Mahasiswa tingkat akhir Fakultas Ilmu Budaya Universitas Padjadjaran berinisial MB (23) ditemukan tewas setelah melakukan aksi gantung diri di dalam kamar kontrakannya, Jawa Barat pada 2018. Masih pada tahun yang sama, seorang mahasiswa semester akhir Sekolah Tinggi Ilmu Ekonomi Pembangunan Kota Tanjungpinang ditemukan tewas gantung diri di kamar kos kakaknya.
Lalu, pada Februari 2019, asrama STT STAPIN/SEAPIN Majalengka dikejutkan dengan adanya mahasiswa semester II gantung diri. Berita diatas hanya secuil contoh laku bunuh diri di kalangan mahasiswa Indonesia.
Banyaknya kasus bunuh diri di kalangan mahasiswa mendorong Benny Prawira Siaw ahli kajian bunuh diri (suicidolog) untuk melakukan riset. Hasilnya, 34,5 persen mahasiswa Jakarta dari 284 responden punya kecendrungan pemikiran bunuh diri. Tragis!
Badan Nasional Narkotika (BNN) merilis data, tersangka kasus narkoba pada mahasiswa sebanyak 943 orang dan meningkat menjadi 1.357 orang pada 2015. Lebih mencengangkan adalah kasus pada tingkat SMA sejumlah 30 ribu siswa pada 2015.

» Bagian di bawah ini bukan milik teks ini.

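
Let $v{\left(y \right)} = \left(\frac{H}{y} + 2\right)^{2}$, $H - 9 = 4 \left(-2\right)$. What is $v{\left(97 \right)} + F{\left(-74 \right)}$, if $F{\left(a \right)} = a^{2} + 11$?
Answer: $\frac{51665208}{9409} \approx 5491.0$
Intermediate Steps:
$H = 1$ ($H = 9 + 4 \left(-2\right) = 9 - 8 = 1$)
$F{\left(a \right)} = 11 + a^{2}$
$v{\left(y \right)} = \left(2 + \frac{1}{y}\right)^{2}$ ($v{\left(y \right)} = \left(1 \frac{1}{y} + 2\right)^{2} = \left(\frac{1}{y} + 2\right)^{2} = \left(2 + \frac{1}{y}\right)^{2}$)
$v{\left(97 \right)} + F{\left(-74 \right)} = \frac{\left(1 + 2 \cdot 97\right)^{2}}{9409} + \left(11 + \left(-74\right)^{2}\right) = \frac{\left(1 + 194\right)^{2}}{9409} + \left(11 + 5476\right) = \frac{195^{2}}{9409} + 5487 = \frac{1}{9409} \cdot 38025 + 5487 = \frac{38025}{9409} + 5487 = \frac{51665208}{9409}$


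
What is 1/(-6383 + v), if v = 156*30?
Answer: -1/1703 ≈ -0.00058720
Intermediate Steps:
v = 4680
1/(-6383 + v) = 1/(-6383 + 4680) = 1/(-1703) = -1/1703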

Berdasarkan survei yang dilakukan oleh Komite Perlindungan Anak Indonesia (KPAI) dan Kementrian Kesehatan pada Oktober 2013, sekitar 62,7% remaja Indonesia melakukan hubungan seks di luar nikah. Ini jauh dari data tahun 1980 yang hanya 5%, atau tahun 2000 yang 20%. Departemen Kesehatan RI mencatat bahwa setiap tahunnya terjadi 700 ribu kasus aborsi pada remaja.
Belum kasus pembunuhan bayi oleh ibunya sendiri yang masih berstatus mahasiswi akibat hamil di luar nikah, LGBT serta warna-warni buram degradasi moral lainnya yang membuat kita prihatin.
Padahal, pemuda dan mahasiswa sebagai generasi pembawa perubahan dan suatu identitas potensial sebagai penerus cita-cita perjuangan. Mahasiswa sebagai komunitas unik dengan kelebihan dan kesempatan yang dimilikinya berada sedikit di atas masyarakat. Seperti kata tokoh pergerakan Mesir Ust. Hasan Al-Bana rahimahullah:
“Di setiap kebangkitan pemudalah pilarnya, di setiap pemikiran pemudalah pengibar panji-panjinya.”
Kerusakan yang mengancam mahasiswa harus dicegah dengan segala upaya. Perbaikan secara masif dan serius bekerjasama dengan seluruh komponen masyarakat khususnya praktisi pendidikan melalui dakwah dan tarbiyah di seluruh lini dunia kampus.
Sebagaimana dikatakan oleh Syeikh Athif Abdul Mu’zi Al-Fuyumi dosen Al-Azhar dan ulama hadits Mesir: Wajib atas kita untuk meluruskan dari muaranya bukan dari hilirnya dengan menggalakkan tarbiyah, pengkaderan agen perubahan dan perbaikan. Inilah jalan yang ditempuh para nabi dan rasul, dai dan penyeru kebaikan dan inilah satu-satunya cara yang dilakukan Nabi salallahu alaihi wassalam dalam menyampaikan dakwah, pembangunan umat dan menegakkan sendi-sendi negara.